Objectif : gagner deux millions de passagers d’ici 2016
Géographiquement, l’aérogare sera situé dans le prolongement du hall B. Sa mise en service est prévue en mai 2010. L’objectif est de gagner deux millions de passagers d’ici 2016. « A Marseille, dès la première année, l’aéroport a gagné 800 000 visiteurs supplémentaires grâce à son terminal low cost », rappelle Pascal Personne. Quasi inexistant en 2004, le low-cost représente aujourd’hui environ 15 % du trafic de l’aéroport (500 000 passagers) de Bordeaux-Mérignac. A l’horizon 2017, il devrait représenter 40% du trafic de l’aéroport. En fait, « les compagnies low cost sont aujourd’hui presque les seules à prendre des risques et à créer de nouvelles lignes, ce qui génère du trafic », explique-t-il.

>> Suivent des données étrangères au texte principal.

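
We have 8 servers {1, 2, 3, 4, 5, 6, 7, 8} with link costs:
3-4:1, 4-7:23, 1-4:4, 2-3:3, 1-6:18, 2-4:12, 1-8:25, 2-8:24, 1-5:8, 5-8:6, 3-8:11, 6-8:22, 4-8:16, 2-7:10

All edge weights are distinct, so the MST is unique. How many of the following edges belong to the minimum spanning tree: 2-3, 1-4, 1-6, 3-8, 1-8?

Kruskal's algorithm — process edges by increasing weight (ties by edge label):
3-4 (1): add — endpoints in different components.
2-3 (3): add — endpoints in different components.
1-4 (4): add — endpoints in different components.
5-8 (6): add — endpoints in different components.
1-5 (8): add — endpoints in different components.
2-7 (10): add — endpoints in different components.
3-8 (11): skip — 3 and 8 already connected.
2-4 (12): skip — 2 and 4 already connected.
4-8 (16): skip — 4 and 8 already connected.
1-6 (18): add — endpoints in different components.
MST edge set: {3-4, 2-3, 1-4, 5-8, 1-5, 2-7, 1-6}.
Of the listed edges, {2-3, 1-4, 1-6} are in the MST → 3.

3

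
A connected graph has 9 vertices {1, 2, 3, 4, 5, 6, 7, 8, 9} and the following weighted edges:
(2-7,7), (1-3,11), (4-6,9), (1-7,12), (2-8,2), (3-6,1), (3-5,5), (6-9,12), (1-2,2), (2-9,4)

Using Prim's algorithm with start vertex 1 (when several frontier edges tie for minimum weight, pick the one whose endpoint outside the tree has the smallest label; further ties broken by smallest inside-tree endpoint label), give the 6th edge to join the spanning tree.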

De nouvelles liaisons à destination de l’étranger espérées
Ainsi, l’aéroport de Bordeaux espère que de nouveaux vols, à destination du Royaume-Uni, de l’Allemagne, de l’Italie, de la Scandinavie ou encore de l’Espagne vont voir le jour.

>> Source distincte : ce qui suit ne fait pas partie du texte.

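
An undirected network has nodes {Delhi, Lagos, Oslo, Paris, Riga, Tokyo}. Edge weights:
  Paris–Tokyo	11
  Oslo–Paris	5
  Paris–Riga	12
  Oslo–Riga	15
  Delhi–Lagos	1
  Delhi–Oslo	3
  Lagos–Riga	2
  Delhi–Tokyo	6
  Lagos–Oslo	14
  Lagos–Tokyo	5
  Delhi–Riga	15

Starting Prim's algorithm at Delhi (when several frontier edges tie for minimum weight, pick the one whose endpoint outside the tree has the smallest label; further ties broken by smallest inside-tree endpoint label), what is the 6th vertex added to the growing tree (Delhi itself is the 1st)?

Tokyo

Prim, starting at Delhi.
Step 1: frontier [Delhi–Lagos 1, Delhi–Oslo 3, Delhi–Tokyo 6, Delhi–Riga 15] → take Delhi–Lagos (1); add Lagos.
Step 2: frontier [Delhi–Oslo 3, Delhi–Tokyo 6, Delhi–Riga 15, Lagos–Riga 2, Lagos–Tokyo 5, Lagos–Oslo 14] → take Lagos–Riga (2); add Riga.
Step 3: frontier [Delhi–Oslo 3, Delhi–Tokyo 6, Lagos–Tokyo 5, Lagos–Oslo 14, Paris–Riga 12, Oslo–Riga 15] → take Delhi–Oslo (3); add Oslo.
Step 4: frontier [Delhi–Tokyo 6, Lagos–Tokyo 5, Oslo–Paris 5, Paris–Riga 12] → take Oslo–Paris (5); add Paris.
Step 5: frontier [Delhi–Tokyo 6, Lagos–Tokyo 5, Paris–Tokyo 11] → take Lagos–Tokyo (5); add Tokyo.
Vertex order: Delhi, Lagos, Riga, Oslo, Paris, Tokyo. The 6th vertex is Tokyo.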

Bordeaux n’est pas un cas isolé. Ces dernières années, Marseille et Lyon ont mis en place un aérogare low cost. Peu à peu, le pays, handicapé par d’importances taxes aéroportuaires, comble ainsi son retard dans secteur. En 2007, les compagnies «low cost» n’atteignaient en France que 15,7% du trafic des aéroports, alors qu’elles représentaient près de 1 vol régulier sur 4 en Europe… Selon le Conseil national du tourisme, la clientèle «low cost» représente, par an, 8 millions de touristes étrangers venant visiter la France. Ils dépenseraient durant leurs séjours environ 4 milliards d’euros. Dans le Périgord, par exemple, les touristes voyageant en «low cost», notamment les Anglais, rapporteraient 73 millions d’euros par an pour la seule ville de Bergerac en Dordogne. Bordeaux et sa région peuvent donc légitimement attendre de leur aérogare d’importantes retombées économiques.